Consumers seem to be increasingly amenable to paying for good content. Hang-chi notes something rather remarkable: “…for the first time in the past century, we saw last year the overall circulation income of the world’s print media outstrip advertising revenue, which used to be their main source of income.”
“Figures from the World Association of Newspapers and News Publishers show newspapers and magazines worldwide earned over US$92 billion from retail sales and subscriptions in 2015, US$5 billion more than their income from ads,” he continues.
Many continue to decry the loss of print advertising dollars, but this new research would indicate that the middle man of advertising may be not so critical when the content is a direct match to the reader’s interest. Take Rodale Inc., for example, and its line of health and wellness magazines.
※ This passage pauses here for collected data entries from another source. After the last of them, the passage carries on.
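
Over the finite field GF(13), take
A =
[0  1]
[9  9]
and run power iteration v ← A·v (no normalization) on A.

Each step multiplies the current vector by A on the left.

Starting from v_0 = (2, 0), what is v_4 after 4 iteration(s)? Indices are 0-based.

v_4 = (8, 9)

v_0 = (2, 0).
v_1 = A·v_0 = (0, 5).
v_2 = A·v_1 = (5, 6).
v_3 = A·v_2 = (6, 8).
v_4 = A·v_3 = (8, 9).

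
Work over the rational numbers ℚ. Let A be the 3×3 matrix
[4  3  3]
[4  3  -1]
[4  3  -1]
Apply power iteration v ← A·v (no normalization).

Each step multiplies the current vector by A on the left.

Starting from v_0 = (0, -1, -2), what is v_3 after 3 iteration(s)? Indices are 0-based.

v_0 = (0, -1, -2).
v_1 = A·v_0 = (-9, -1, -1).
v_2 = A·v_1 = (-42, -38, -38).
v_3 = A·v_2 = (-396, -244, -244).

v_3 = (-396, -244, -244)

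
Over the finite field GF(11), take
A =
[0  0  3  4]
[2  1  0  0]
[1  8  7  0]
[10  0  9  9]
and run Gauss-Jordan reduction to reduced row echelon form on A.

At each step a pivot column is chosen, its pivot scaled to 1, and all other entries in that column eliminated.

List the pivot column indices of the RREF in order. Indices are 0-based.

pivot columns: 0, 1, 2, 3

step 1: exchange rows 0,1
step 1: normalize row 0 (÷2) = (1, 6, 0, 0)
  row 2: subtract 1×row0 = (0, 2, 7, 0)
  row 3: subtract 10×row0 = (0, 6, 9, 9)
step 2: exchange rows 1,2
step 2: normalize row 1 (÷2) = (0, 1, 9, 0)
  row 0: subtract 6×row1 = (1, 0, 1, 0)
  row 3: subtract 6×row1 = (0, 0, 10, 9)
step 3: normalize row 2 (÷3) = (0, 0, 1, 5)
  row 0: subtract 1×row2 = (1, 0, 0, 6)
  row 1: subtract 9×row2 = (0, 1, 0, 10)
  row 3: subtract 10×row2 = (0, 0, 0, 3)
step 4: normalize row 3 (÷3) = (0, 0, 0, 1)
  row 0: subtract 6×row3 = (1, 0, 0, 0)
  row 1: subtract 10×row3 = (0, 1, 0, 0)
  row 2: subtract 5×row3 = (0, 0, 1, 0)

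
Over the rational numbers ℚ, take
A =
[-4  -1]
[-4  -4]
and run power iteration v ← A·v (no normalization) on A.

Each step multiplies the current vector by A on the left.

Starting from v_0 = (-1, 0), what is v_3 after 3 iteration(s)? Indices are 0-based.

v_0 = (-1, 0).
v_1 = A·v_0 = (4, 4).
v_2 = A·v_1 = (-20, -32).
v_3 = A·v_2 = (112, 208).

v_3 = (112, 208)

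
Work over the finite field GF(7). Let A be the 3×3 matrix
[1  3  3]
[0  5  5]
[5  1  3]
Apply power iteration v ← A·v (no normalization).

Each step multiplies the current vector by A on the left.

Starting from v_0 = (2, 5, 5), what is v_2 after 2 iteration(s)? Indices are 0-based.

v_2 = (6, 1, 6)

v_0 = (2, 5, 5).
v_1 = A·v_0 = (4, 1, 2).
v_2 = A·v_1 = (6, 1, 6).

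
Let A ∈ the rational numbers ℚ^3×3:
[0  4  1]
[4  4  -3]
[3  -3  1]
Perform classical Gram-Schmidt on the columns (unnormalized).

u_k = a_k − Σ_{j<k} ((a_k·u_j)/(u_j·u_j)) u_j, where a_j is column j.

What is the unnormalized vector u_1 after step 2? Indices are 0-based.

u_1 = (4, 72/25, -96/25)

Step 1: u_0 = a_0 = (0, 4, 3).
Step 2: u_1 = a_1 − (7/25)·u_0 = (4, 72/25, -96/25).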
“[Rodale’s] management has announced that starting July, its flagship Prevention, founded by Jerome Irving Rodale and currently one of the largest US magazines in terms of circulation, will break through the clutter and move to an ad-free business model for its print editions,” Hang-chi notes.
It’s a fascinating turn of events. First, we give it all away and try to make money off traffic and digital ads. Then the digital ad industry implodes under its fraud-laden weight while niche and specialty titles find favor. Now publishers are finding new business models that deal directly with the reader, and brands become lifestyle enablers. At the same time, high-end publishers (and their advertisers) are defying the so-called digital erosion.
Is an ad-free renaissance on the horizon? Too early to say, and there will likely always be a place for advertising in quality publications, as the medium is just so good at engagement. One thing is for certain; the current model of giving it all away in exchange for eyeballs isn’t going to survive for publishers.